Neş’e Erdok’un üretim sürecini, atölyede çalışırken gözlemleme fırsatınız oldu mu? Resim yapma rutininin tek kelimeyle ‘yalnızlık’ olduğunu biliyorum…
Neş’e Hanım normalde atölyesine çok misafir kabul eden birisi değil. Sağ olsun, aramızda oluşan yakınlık sayesinde zaman zaman atölyesine gidip resimlerini görebiliyorum ama çalışırken yanında birilerinin bulunmasını istemez. Kendisiyle baş başa kalmayı tercih eder. Bazı ziyaretlerimde resimlerinin yarım hallerini görebildim hatta bir kaç dakika öncesine kadar çalıştığını, çalışmanın sıcaklığının tuvalde durduğunu hissedebildim. Üretim yaparken kendisini hiç görmedim ama yalnızlık disiplininin resimlerine nasıl sindiğini hissedebildim.
Sanat ve koleksiyonculuk bağlamında, Neş’e Erdok’un eserlerinin hem Türkiye’de hem uluslararası alanda nasıl karşılık bulduğunu düşünüyorsunuz?

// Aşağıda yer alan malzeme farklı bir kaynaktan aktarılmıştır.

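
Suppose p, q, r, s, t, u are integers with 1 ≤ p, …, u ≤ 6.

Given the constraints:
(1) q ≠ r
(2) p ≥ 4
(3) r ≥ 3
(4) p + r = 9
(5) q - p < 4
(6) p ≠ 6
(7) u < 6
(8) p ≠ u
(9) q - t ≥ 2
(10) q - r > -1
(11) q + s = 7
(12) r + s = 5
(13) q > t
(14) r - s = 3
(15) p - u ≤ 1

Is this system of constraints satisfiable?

Satisfiable

Setting (p, q, r, s, t, u) = (5, 6, 4, 1, 3, 4) satisfies everything: constraint 4: p + r = 9; constraint 5: q - p = 1, and the others follow.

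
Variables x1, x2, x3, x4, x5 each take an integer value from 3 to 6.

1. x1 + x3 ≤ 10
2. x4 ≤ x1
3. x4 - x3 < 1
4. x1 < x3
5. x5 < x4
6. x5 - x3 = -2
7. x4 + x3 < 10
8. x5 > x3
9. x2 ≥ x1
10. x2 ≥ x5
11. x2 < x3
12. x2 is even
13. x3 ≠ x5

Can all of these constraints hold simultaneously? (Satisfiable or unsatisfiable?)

Unsatisfiable

Constraints 2, 5, 8, 9, and 11 give x3 < x5, x5 < x4, x4 ≤ x1, x1 ≤ x2, x2 < x3. Chaining: x3 < x5 < x4 ≤ x1 ≤ x2 < x3, which forces x3 < x3 — impossible.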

Neş’e Hanım’ın bununla ilgili çok ilginç bir hikâyesi var. 1973’te Akademi’de asil asistan olarak görev yaparken, Norton Simon (Amerikalı sanayici ve hayırsever) danışmanıyla birlikte Türkiye’ye geliyor. O dönem hem hocaların hem de genç sanatçıların eserlerini görmek istiyorlar. Akademi’de Neş’e Hanım’ın üç eserini beğenip satın alıyorlar. Yanında dönemin diğer önemli Akademi hocaları da varken, gözünü doğrudan onun işlerine çevirmesi çok değerli bir şey. Çünkü bu aslında tamamen “kör bir bakışın” yani önyargısız bir gözün, onun eserlerine gerekli ilgiyi ve önemi verdiğini gösteriyor. Bugün hala o eserler Amerika’da Norton Simon Müzesi koleksiyonunda. Bence bir ressamın objektif olarak beğenildiğini gösteren iki temel unsur var. İlki, çocukların yaklaşımı. Bir sergi sırasında Neş’e Hanım’ın eserlerine çocukların yoğun bir ilgi gösterdiğini bizzat görmüştüm. Benzer ilgiyi Fikret Mualla’nın eserlerine karşı da hissettim. İkinci unsur ise yabancıların bakışı. Türk resmini ya da sanatçının popülaritesini bilmeden, yalnızca gördükleri eserden yola çıkarak duydukları ilgi çok kıymetli. Çocukların ve yabancı izleyicilerin ilgisi bu yüzden benim için önemli bir kriter. Ankara’daki koleksiyon sergimde de gelen yabancı heyetlerin Neş’e Hanım’ın işlerine gösterdikleri samimi ve önyargısız ilgiyi gözlemledim. Hem Norton Simon örneği hem de bu deneyimler, Neş’e Erdok’un yalnızca Türkiye’de değil, uluslararası ölçekte de hak ettiği bir değer ve beğeniye sahip olduğunu açıkça ortaya koyuyor.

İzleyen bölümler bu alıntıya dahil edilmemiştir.